What can we look back to over the same time period? Churchill as Prime Minister and seventy-five per cent of the junior members of the University paid up members of the University Conservative Association, Lord Adrian as Master, the first hydrogen bomb test, and some of our contemporaries just returned from fighting in Korea.
And domestically here at Trinity, what does one remember? For me, two years of looking down on Great Court from my rooms on Q staircase and hearing the clock always strike twice. Walking across Great Court in a dressing gown in search of a bath, the cold, and the shillings in the gas meter. And for the older among us this evening, because there was still food rationing, going each week to collect from the Kitchen Office a small piece of butter and a modest quantity of sugar for the coming week. The Kitchen kept the rest, and must have faced real challenges in feeding us all. I remember clearly the evening when the main course at dinner was tripe. An experiment that was never repeated.
Nothing could have been more different from those days of frugality than this evening, and on behalf of us all may I express our thanks and our admiration to the College Kitchen and all the catering staff for the splendid dinner we have just enjoyed. And I would add also our thanks to the Alumni and Development Office, a part of the College undreamt of in 1952, for organizing this evening so well and with seamless efficiency, including the provision even of transport from the Queen’s Road gate to New Court for the less mobile among us.
In 1952, to return once more to my own year, 240 of us matriculated. This evening we number only two. There will be more than one reason for this, but I am sure that, as Michael Banner reminded us at Evensong, all of us will have had in mind this evening, contempories, friends, whom we would much have wished to see here, and whose companionship was an important part of our time at Trinity. Memories of them are very much part of our experience of Cambridge.

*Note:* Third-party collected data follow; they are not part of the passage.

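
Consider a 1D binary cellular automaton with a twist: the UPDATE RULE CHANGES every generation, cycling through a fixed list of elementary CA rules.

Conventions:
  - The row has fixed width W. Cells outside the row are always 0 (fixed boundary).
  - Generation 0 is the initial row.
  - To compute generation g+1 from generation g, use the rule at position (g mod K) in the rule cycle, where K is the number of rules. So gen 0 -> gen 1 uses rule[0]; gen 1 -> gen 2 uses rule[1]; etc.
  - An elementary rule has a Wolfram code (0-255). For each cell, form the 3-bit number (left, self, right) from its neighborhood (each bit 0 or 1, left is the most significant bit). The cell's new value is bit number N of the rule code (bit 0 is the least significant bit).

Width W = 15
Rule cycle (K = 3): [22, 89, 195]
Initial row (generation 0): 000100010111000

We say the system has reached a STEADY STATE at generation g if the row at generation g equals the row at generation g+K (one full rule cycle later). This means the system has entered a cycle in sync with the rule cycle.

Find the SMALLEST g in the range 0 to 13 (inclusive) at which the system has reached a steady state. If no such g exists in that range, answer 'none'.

Gen 0: 000100010111000
Gen 1 (rule 22): 001110110000100
Gen 2 (rule 89): 101010111110011
Gen 3 (rule 195): 000000011110101
Gen 4 (rule 22): 000000100000101
Gen 5 (rule 89): 111110011110000
Gen 6 (rule 195): 011110101110111
Gen 7 (rule 22): 100000100000000
Gen 8 (rule 89): 011110011111111
Gen 9 (rule 195): 101110101111111
Gen 10 (rule 22): 100000100000000
Gen 11 (rule 89): 011110011111111
Gen 12 (rule 195): 101110101111111
Gen 13 (rule 22): 100000100000000
Gen 14 (rule 89): 011110011111111
Gen 15 (rule 195): 101110101111111
Gen 16 (rule 22): 100000100000000

Answer: 7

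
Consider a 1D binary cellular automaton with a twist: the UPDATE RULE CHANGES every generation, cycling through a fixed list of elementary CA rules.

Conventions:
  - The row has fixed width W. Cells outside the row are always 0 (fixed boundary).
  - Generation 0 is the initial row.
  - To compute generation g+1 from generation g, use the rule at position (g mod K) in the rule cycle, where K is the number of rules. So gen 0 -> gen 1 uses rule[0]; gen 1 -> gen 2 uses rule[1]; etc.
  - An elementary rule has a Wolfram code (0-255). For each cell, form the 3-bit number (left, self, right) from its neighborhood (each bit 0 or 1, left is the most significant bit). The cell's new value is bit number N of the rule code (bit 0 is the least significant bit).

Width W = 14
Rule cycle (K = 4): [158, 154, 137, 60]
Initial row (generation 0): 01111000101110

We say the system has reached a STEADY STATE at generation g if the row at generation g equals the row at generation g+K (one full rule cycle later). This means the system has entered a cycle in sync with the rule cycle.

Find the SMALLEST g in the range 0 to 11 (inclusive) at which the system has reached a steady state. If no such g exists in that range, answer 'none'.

Gen 0: 01111000101110
Gen 1 (rule 158): 11110101101101
Gen 2 (rule 154): 11100001001000
Gen 3 (rule 137): 11001100000011
Gen 4 (rule 60): 10101010000010
Gen 5 (rule 158): 10101011000111
Gen 6 (rule 154): 00000010101110
Gen 7 (rule 137): 11111000001100
Gen 8 (rule 60): 10000100001010
Gen 9 (rule 158): 11001110011011
Gen 10 (rule 154): 10111101110010
Gen 11 (rule 137): 00111001100000
Gen 12 (rule 60): 00100101010000
Gen 13 (rule 158): 01111101011000
Gen 14 (rule 154): 11111000010100
Gen 15 (rule 137): 11110011000001

Answer: none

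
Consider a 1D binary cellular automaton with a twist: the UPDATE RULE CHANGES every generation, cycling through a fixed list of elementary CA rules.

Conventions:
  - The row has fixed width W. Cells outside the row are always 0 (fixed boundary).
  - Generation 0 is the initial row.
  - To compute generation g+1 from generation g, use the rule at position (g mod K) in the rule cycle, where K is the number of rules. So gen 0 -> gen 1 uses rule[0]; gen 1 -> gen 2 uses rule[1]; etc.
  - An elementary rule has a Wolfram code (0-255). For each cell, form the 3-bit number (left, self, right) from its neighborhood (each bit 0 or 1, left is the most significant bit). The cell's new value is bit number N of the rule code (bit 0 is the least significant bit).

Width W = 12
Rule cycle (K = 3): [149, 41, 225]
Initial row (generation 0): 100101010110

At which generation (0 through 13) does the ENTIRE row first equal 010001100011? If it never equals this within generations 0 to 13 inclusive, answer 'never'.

Answer: never

Derivation:
Gen 0: 100101010110
Gen 1 (rule 149): 110101010001
Gen 2 (rule 41): 101010100100
Gen 3 (rule 225): 010101000001
Gen 4 (rule 149): 010101111101
Gen 5 (rule 41): 001011000010
Gen 6 (rule 225): 100101011000
Gen 7 (rule 149): 110101000111
Gen 8 (rule 41): 101010010100
Gen 9 (rule 225): 010100001001
Gen 10 (rule 149): 010111101101
Gen 11 (rule 41): 001100011010
Gen 12 (rule 225): 100101001100
Gen 13 (rule 149): 110101100011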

Master, some of us may have wondered whether we would ever again come to an Annual Gathering. It was a huge pleasure for all of us to receive your invitation to dine here once more, and to be here this evening. On behalf of all your guests may I thank you and the Fellows for welcoming us back and for entertaining us so magnificently; and may I invite all of us to join in raising our glasses in a toast to this College, dedicated to the Holy and Undivided Trinity.